FDI will also be compatible with existing EDDL and DTM based device descriptions, thereby preserving users’ existing investments, although it will be the responsibility of the separate ECT and FDT groups to develop migration strategies for their respective installed bases and to ensure backward compatibility with existing EDDs and DTMs.
The agreement also requires that the technology is applicable to any field device communication technology and to both hierarchical and heterogeneous network topologies, which effectively means all existing fieldbus technologies including, most importantly, HART, Profibus, Foundation fieldbus and the ODVA’s CIP-based networks. The aim is to develop an open specification which will, in the fullness of time become an international standard. The current time scale calls for draft specifications and prototypes to be in place no later than the end of 2008.
Major Step Forward
Kumpfmueller himself described the agreement as “a major step forward for device integration in several areas. It eliminates double efforts for customers and vendors, and preserves backward-compatibility and operating system independence … Our agreement is more than a compromise; it is the natural technical evolution based on the most up-to-date, open and flexible technologies.”
FDT group managing director Flavio Tolfo was equally enthusiastic. “This new cooperation follows our targets of openness and freedom of choice for the benefit of end users and is strongly supported by our members. After much discussion, we reached commitment to work together and protect the investment of each technology for the benefit of end users.”
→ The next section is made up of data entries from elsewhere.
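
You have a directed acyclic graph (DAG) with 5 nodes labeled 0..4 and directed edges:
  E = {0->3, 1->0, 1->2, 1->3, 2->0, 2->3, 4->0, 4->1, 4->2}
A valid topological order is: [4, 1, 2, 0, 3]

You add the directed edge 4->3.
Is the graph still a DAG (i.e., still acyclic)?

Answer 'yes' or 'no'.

Answer: yes

Derivation:
Given toposort: [4, 1, 2, 0, 3]
Position of 4: index 0; position of 3: index 4
New edge 4->3: forward
Forward edge: respects the existing order. Still a DAG, same toposort still valid.
Still a DAG? yes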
So who has won? Well, this is certainly not another IEC 61158 and it’s difficult to avoid the conclusion that the EDDL camp has got pretty much everything it could possibly hope for. FDT becomes a member of ECT, rather than the other way round, and the eventual solution will maintain operating system independence, while look and feel will be largely determined by the host rather than the device supplier. So while Emerson and Siemens have had to concede that FDT may have some role to play, the 59 members of the FDT group are having to dance to a strongly EDDL-harmonized tune.
That is perhaps why, in its own announcement, the FDT Group goes out of its way to say that “It must be emphasized that the existing technology development programs in the FDT Group are not affected at all. We have set up separate joint technical and marketing teams to manage this common project. Furthermore, all ECT member organizations, FDT Group, FF, HCF, OPCF, and PNO remain separate organizations, each with their own missions, objectives, membership, and organization structures.” Again, it’s hard to see how long that would survive acceptance of an eventual unified FDI.
Given the proven ability of the automation industry to snatch failure from the jaws of success, it’s still a long road from here to an eventual FDI standard. We suspect that Hans-Georg Kumpfmueller is going to need all of his proven diplomatic skills if the embryonic FDI is make it to full term.
SIS Health Monitoring Could Save $1M Annually
Honeywell’s latest contribution to the Safety Instrumented Systems (SIS) debate is the introduction of a set of technologies and services designed to help users monitor the health and reliability of their SISs. It quotes certain unspecified studies showing that companies can save up to $100,000 or even $1millon per year though correct engineering and maintenance of SISs and their associated Safety Instrumented Functions (SIFs).
Honeywell SIS-Health Monitoring was codeveloped with industry professionals in the maintenance, instrumentation and test engineering fields and is designed to reduce unnecessary maintenance and engineering and minimize failures that can lead to safety incidents and unexpected plant downtime. It’s also claimed to enable better work practices, which can lead to savings of between 20% and 30% on installation and operating costs. “Experience has shown that a poorly maintained SIS can be costly for any plant in any industry,” explained Systems marketing manager Jason Urso. “SIS-Health Monitoring helps facility managers keep tabs on their safety systems, which makes for more efficient and effective maintenance, increased process availability and decreased production losses.”
If it Ain’t Broke . . .
Honeywell’s aim is to address the 20% or more of plant incidents that it believes are caused by SIS maintenance and testing errors. Problems identified include too-frequent maintenance and testing of SISs because system status cannot be accurately monitored. Such unnecessary maintenance can, it argues, increase the possibility of human error and consequent failure, while lack of reliability data can result in unnecessary engineering of SIS which can again result in system failure.
SIS-Health Monitoring can be customized to meet specific plant requirements, conditions and process demands. It currently comprises two modules that can be operated as stand-alones or as an integrated system and applied to any type or brand of safety instrumentation. The SISHealth Monitoring Local Reliability Database stores all inventory information regarding a site’s safety instrumentation and, based on its failure behavior, helps determine reliability and safety performance characteristics, such as trends, demand rates and time-dependent failure rates. Meanwhile the SIS-Health Monitoring Analysis Tool enables operators to analyze, validate and optimize the SIF reliability and Safety Integrity Level (SIL).
“Many existing tools … are not capable of automatically monitoring the actual performance of an SIS,” claims Urso. “Honeywell’s SIS-Health Monitoring solution addresses that weakness by collecting necessary, meaningful data and giving engineers the tools they need to act on it.”